Un changement s'opère actuellement dans notre système de justice pénale. Dans de nombreuses collectivités à travers le pays, on peut observer le début de ce changement.
Un juge d'Edmonton, en Alberta, a récemment condamné un groupe de jeunes à tourner un film vidéo après les avoir déclarés coupables pour avoir agressé et battu une femme prise pour une prostituée.
Un jeune homme, qui avait conduit sa voiture dans un état d'ébriété après une soirée dansante à l'école, a reçu l'ordre de parler aux élèves d'écoles secondaires alors que l'épave de la voiture dans laquelle son ami avait péri était exposée devant l'école.
Un groupe de règlement extrajudiciaire des différends en Ontario, qui organise des rencontres entre la victime, le délinquant et les membres de la famille, visant à résoudre le conflit et à déterminer des mesures de réparation adéquates, s'occupe de quelque 200 cas de jeunes contrevenants chaque année, et, selon les premières indications, le taux de récidive est très, très bas.
Les programmes du mode alternatif de règlement des conflits favorisent la compréhension et la guérison, et ils mettent l'accent sur le rétablissement de la relation plutôt que sur le châtiment du délinquant. Cela ne veut pas dire pour autant que le délinquant « s'en tire ». Pour de nombreux délinquants, il est plus difficile « d'assumer la responsabilité » que d'accepter un châtiment imposé.
De nombreux juges canadiens utilisent cette approche afin de rendre les délinquants plus responsables des crimes qu'ils commettent et de leur donner la possibilité d'assumer la responsabilité de leurs erreurs et de faire amende honorable à la collectivité.

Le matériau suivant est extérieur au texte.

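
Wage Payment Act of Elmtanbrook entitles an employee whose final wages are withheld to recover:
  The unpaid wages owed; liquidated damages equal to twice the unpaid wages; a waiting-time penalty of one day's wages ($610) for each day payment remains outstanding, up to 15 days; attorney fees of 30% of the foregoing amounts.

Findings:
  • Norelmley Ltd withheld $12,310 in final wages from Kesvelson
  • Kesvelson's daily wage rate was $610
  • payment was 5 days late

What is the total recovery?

Doubled: 2 × $12,310 = $24,620
Penalty days: min(5, 15) = 5
Waiting-time penalty: 5 × $610 = $3,050
Subtotal: $12,310 + $24,620 + $3,050 = $39,980
Attorney fees: 30% of $39,980 = $11,994
Total award: $39,980 + $11,994 = $51,974

Total award: $51,974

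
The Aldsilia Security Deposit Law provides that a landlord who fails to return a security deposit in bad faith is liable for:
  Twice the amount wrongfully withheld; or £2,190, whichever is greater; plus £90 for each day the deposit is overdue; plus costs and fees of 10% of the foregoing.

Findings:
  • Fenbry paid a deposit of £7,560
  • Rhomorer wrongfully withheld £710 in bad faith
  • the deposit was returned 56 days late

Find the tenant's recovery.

£7,953

Doubled: 2 × £710 = £1,420
Minimum £2,190: £1,420 is below the minimum → £2,190
Late-return penalty: 56 × £90 = £5,040
Damages plus late penalty: £2,190 + £5,040 = £7,230
Costs and fees: 10% of £7,230 = £723
Total recovery: £7,230 + £723 = £7,953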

Cette approche à l'égard de l'administration de la justice permet également à la victime de se faire entendre au lieu de voir son rôle limité au témoignage devant la cour. Lorsqu'un délinquant a admis d'avoir commis un acte répréhensible, la victime peut lui demander - pourquoi moi ? et souvent obtenir une réponse satisfaisante qui éloigne la peur éprouvée par de nombreuses victimes - que cela ne se reproduise.

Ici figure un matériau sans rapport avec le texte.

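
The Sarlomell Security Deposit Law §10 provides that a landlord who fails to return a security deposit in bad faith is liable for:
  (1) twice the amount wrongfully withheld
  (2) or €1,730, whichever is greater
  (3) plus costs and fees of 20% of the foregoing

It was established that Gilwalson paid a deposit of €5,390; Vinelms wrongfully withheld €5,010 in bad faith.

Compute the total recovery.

Doubled: 2 × €5,010 = €10,020
Minimum €1,730: €10,020 meets the minimum, no increase.
Costs and fees: 20% of €10,020 = €2,004
Total recovery: €10,020 + €2,004 = €12,024

€12,024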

L'approche en question est appelée « justice réparatrice » - un processus entamé au Canada en 1972 lorsque deux jeunes mennonites ont eu l'idée d'un meilleur moyen de rendre justice : faire en sorte que justice soit rendue en tenant compte de l'importance de chaque personne.
NOTRE SYSTÈME DE JUSTICE EST PUNITIF. SI VOUS ENFREIGNEZ UNE LOI, VOUS êTES PUNI.
« Pour rendre justice d'une façon différente, il faut voir la criminalité d'un autre oil. La criminalité n'est pas qu'une dérogation à la loi. Il s'agit presque toujours d'une rupture, à l'intérieur des personnes et entre elles, d'une fracture ou d'une déchirure de la vie de la collectivité qui s'accompagne habituellement de conséquences réelles et douloureuses pour les victimes, les délinquants, leurs familles et les autres membres de la collectivité. Il peut également s'agir d'un symptôme d'une blessure sociale qui révèle une inégalité ou une dysfonction structurale ou systémique. »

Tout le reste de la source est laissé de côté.